In a statement carried by the state Korean Central News Agency, the Korean People's Army described the exercises as "unprecedented in the number of the aggressor forces involved and in their duration."
"The KPA Supreme Command issued an order to all service persons to be fully combat-ready," the statement said.
"A war will break out if the US imperialists and the warmongers of the South Korean puppet military hurl the huge troops and sophisticated strike means to mount an attack."
The North added in a separate statement that it would cut off North-South military communications during the exercises, as maintaining normal channels would be "nonsensical."

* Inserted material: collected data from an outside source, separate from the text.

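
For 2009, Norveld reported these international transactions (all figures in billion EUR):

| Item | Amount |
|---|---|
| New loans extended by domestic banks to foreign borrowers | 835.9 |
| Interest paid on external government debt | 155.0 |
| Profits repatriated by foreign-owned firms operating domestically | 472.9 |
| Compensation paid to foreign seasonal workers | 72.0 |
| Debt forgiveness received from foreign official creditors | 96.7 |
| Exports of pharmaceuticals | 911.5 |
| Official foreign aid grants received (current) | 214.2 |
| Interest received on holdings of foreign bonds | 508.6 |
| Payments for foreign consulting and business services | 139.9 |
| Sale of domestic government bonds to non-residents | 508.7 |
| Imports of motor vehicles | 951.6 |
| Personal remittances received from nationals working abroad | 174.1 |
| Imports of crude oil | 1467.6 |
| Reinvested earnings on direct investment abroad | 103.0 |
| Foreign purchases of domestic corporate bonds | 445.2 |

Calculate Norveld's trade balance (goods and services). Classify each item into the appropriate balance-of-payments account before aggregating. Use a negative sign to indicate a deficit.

Goods: 911.5 - 1467.6 - 951.6 = -1507.7
Services: -139.9
Trade balance = -1507.7 + (-139.9) = -1647.6
(Excluded from the trade balance — financial account: new loans extended by domestic banks to foreign borrowers 835.9, sale of domestic government bonds to non-residents 508.7, foreign purchases of domestic corporate bonds 445.2; primary income: interest paid on external government debt 155.0, profits repatriated by foreign-owned firms operating domestically 472.9, compensation paid to foreign seasonal workers 72.0, interest received on holdings of foreign bonds 508.6, reinvested earnings on direct investment abroad 103.0; capital account: debt forgiveness received from foreign official creditors 96.7; secondary income: official foreign aid grants received (current) 214.2, personal remittances received from nationals working abroad 174.1.)

-1647.6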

South Koreans cannot cross the border without approval by North Korea via the military communications lines.
"Our government regrets" the measure, unification ministry spokesman Kim Ho-Nyoun said in Seoul, calling on Pyongyang to withdraw it immediately.
The joint exercise involves a US aircraft carrier, 26,000 US soldiers and more than 30,000 South Korean troops.
It comes at a time of high tension with the South and growing pressure on the reclusive North to end its nuclear weapons programme and drop any plans to test its longest-range missile.
Although North Korea says it is preparing to fire a rocket for a satellite launch, Seoul and Washington believe the real purpose is to test a Taepodong-2 missile that could theoretically reach Alaska.
The North Korean army's General Staff said it would retaliate "with prompt counter-strikes by the most powerful military means" if there was any attempt to intercept the satellite.
Japan said last week that it was prepared to shoot down any rocket headed toward its territory, and Admiral Timothy Keating, who commands the US Pacific Command, said interceptor ships were ready "on a moment's notice."
The new US envoy for North Korea, Stephen Bosworth, cautioned against any launch.
"We've indicated our position to them on the question of the missile launch, or satellite launch, or whatever they call it. We think it's very ill-advised," he said Saturday on arrival in South Korea for talks.
He also urged Pyongyang to cease threats against South Korean planes near its airspace. "I think everyone would be a lot happier if they would drop that line of rhetoric."
The North is angry at South Korea's Lee, a conservative who has scrapped his predecessors' policy of offering virtually unconditional aid to Pyongyang.
Analysts suspect it is also taking a tougher stance as it competes for US President Barack Obama's attention with other world hotspots.
The North has previously warned that the "slightest" conflict during the exercises could rapidly escalate, and fears of a border clash have grown since January 30 when it scrapped peace accords with Seoul and warned of war.